Bishops from two California dioceses – Bishop Oscar Cantú, San Jose, and Bishop Daniel Garcia, Monterey – were especially swift in calling for action after the apparently racially motivated shooting in El Paso.
Both their dioceses were impacted by the shooting in July at a food festival in Gilroy, a town that lies near the border of the two dioceses. Both (along with Archbishop Gomez) also served in Texas dioceses before moving to California.
Bishop Cantú expanded the on need to watch out for each other:
“[W]e are reminded that each of us in the human family bears responsibility for each other: for brother, sister, neighbor,” wrote Bishop Cantú. “Thus, it is important that we realize the impact that language and attitudes of racism, discrimination, and hatred can have on others.”

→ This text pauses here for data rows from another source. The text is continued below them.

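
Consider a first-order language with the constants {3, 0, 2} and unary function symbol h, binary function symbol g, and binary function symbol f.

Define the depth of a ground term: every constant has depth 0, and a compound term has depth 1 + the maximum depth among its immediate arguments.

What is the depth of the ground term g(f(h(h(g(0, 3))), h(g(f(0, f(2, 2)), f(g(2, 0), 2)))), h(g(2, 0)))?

6

depth(g(0, 3)) = 1 + max(0, 0) = 1
depth(h(g(0, 3))) = 1 + depth(g(0, 3)) = 1 + 1 = 2
depth(h(h(g(0, 3)))) = 1 + depth(h(g(0, 3))) = 1 + 2 = 3
depth(f(2, 2)) = 1 + max(0, 0) = 1
depth(f(0, f(2, 2))) = 1 + max(0, 1) = 2
depth(g(2, 0)) = 1 + max(0, 0) = 1
depth(f(g(2, 0), 2)) = 1 + max(1, 0) = 2
depth(g(f(0, f(2, 2)), f(g(2, 0), 2))) = 1 + max(2, 2) = 3
depth(h(g(f(0, f(2, 2)), f(g(2, 0), 2)))) = 1 + depth(g(f(0, f(2, 2)), f(g(2, 0), 2))) = 1 + 3 = 4
depth(f(h(h(g(0, 3))), h(g(f(0, f(2, 2)), f(g(2, 0), 2))))) = 1 + max(3, 4) = 5
depth(h(g(2, 0))) = 1 + depth(g(2, 0)) = 1 + 1 = 2
depth(g(f(h(h(g(0, 3))), h(g(f(0, f(2, 2)), f(g(2, 0), 2)))), h(g(2, 0)))) = 1 + max(5, 2) = 6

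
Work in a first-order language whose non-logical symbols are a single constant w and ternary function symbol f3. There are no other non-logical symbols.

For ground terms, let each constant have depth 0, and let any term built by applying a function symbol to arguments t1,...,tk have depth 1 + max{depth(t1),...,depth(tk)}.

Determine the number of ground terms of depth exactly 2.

7

Let N_k = |{terms of depth ≤ k}|. Then N_0 = 1 and N_k = 1 + N_{k-1}^3 for k ≥ 1 (one summand per function symbol, arity giving the exponent).
N_0 = 1
N_1 = 1 + 1^3 = 2
N_2 = 1 + 2^3 = 9
Terms of depth exactly 2: N_2 − N_1 = 9 − 2 = 7.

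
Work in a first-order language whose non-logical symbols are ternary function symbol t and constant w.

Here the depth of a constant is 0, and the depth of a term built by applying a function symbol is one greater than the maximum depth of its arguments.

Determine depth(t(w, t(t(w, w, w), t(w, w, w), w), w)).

depth(t(w, w, w)) = 1 + max(0, 0, 0) = 1
depth(t(t(w, w, w), t(w, w, w), w)) = 1 + max(1, 1, 0) = 2
depth(t(w, t(t(w, w, w), t(w, w, w), w), w)) = 1 + max(0, 2, 0) = 3

3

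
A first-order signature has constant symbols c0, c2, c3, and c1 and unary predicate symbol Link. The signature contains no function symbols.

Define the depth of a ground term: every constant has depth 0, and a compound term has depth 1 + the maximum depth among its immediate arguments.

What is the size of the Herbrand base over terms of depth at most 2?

First count ground terms of depth ≤ 2.
With no function symbols every ground term is a constant, so there are exactly 4 ground terms at every depth bound.
N_0 = 4
N_1 = 4
N_2 = 4
So |H| = 4.
A ground atom is a predicate applied to a tuple of terms from H, so the count is the sum over predicates of |H|^arity:
  Link: 4
Total ground atoms: 4.

4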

During his homily at a Mass to pray for the victims, Bishop Garcia of Monterey recalled how he was once denied enrollment in a school because of his ethnicity.
He asked the faithful of his diocese to tell our leaders that “enough is enough and we need to seek some kind of change in the way we are treating the present situation.”
In the last week, Bishops of several USCCB committees also stressed the need to change the public discourse: “[H]ate-filled rhetoric and ideas can become the motivation for some to commit acts of violence. The anti-immigrant, anti-refugee, anti-Muslim, and anti-Semitic sentiments that have been publicly proclaimed in our society in recent years have incited hatred in our communities.
“We, therefore, renew our call to all to act swiftly to stop using hate-filled language that demeans and divides us and motivates some to such horrific violence. Instead, we ask our leaders and all Americans to work to unite us as a great, diverse, and welcoming people.”
Last year, the U.S. Conference of Catholic Bishops issued a pastoral letter dealing with the persistent history of racism in the United States.
Open Wide Our Hearts: The Enduring Call to Love defined racism as when “either consciously or unconsciously—a person holds that his or her own race or ethnicity is superior, and therefore judges persons of other races or ethnicities as inferior and unworthy of equal regard. When this conviction or attitude leads individuals or groups to exclude, ridicule, mistreat, or unjustly discriminate against persons on the basis of their race or ethnicity, it is sinful.”
The statement urges individuals to examine their own attitudes and work to correct any injustice exhibited by themselves or their parishes, schools or communities.
FBI statistics say that the majority of hate crimes are based on race, ethnicity, or ancestry closely followed by religion. The shootings in El Paso targeting Hispanics or the synagogue violence in Poway, CA, and Pittsburg, PA, are just some of the latest examples. The shooter in Gilroy also had a list of religious institutions authorities believe were potential targets.
Combatting ethnic and religious violence in this nation has its challenges, even in liberal California.
A recent attempt to forge a model diversity curriculum failed to include antisemitism in its program. According to the California Legislative Jewish Caucus, “we find it alarming – to say the least – that at a time when Nazis are marching openly in Charlottesville chanting "Jews will not replace us," and Jews in our own state are being physically attacked in houses of worship, the [curriculum] would intentionally turn a blind eye to hatred and discrimination against our community.” The error was soon corrected but it illustrates the point that recognizing racism - whereever it is encountered -- is critical.
In their letter, the U.S. Bishops are unequivocal on calling Christians to recognize and to fight racism:
“The injustice and harm racism causes are an attack on human life. The Church in the United States has spoken out consistently and forcefully against abortion, assisted suicide, euthanasia, the death penalty, and other forms of violence that threaten human life. It is not a secret that these attacks on human life have severely affected people of color, who are disproportionally affected by poverty, targeted for abortion, have less access to healthcare, have the greatest numbers on death row, and are most likely to feel pressure to end their lives when facing serious illness. As bishops, we unequivocally state that racism is a life issue. Accordingly, we will not cease to speak forcefully against and work toward ending racism.”
Archbishop Gomez put it more simply and, perhaps, more eloquently:
“The way we honor the lives taken at El Paso is to live with true Christian love — and to live for the vision of America that their killer denied.”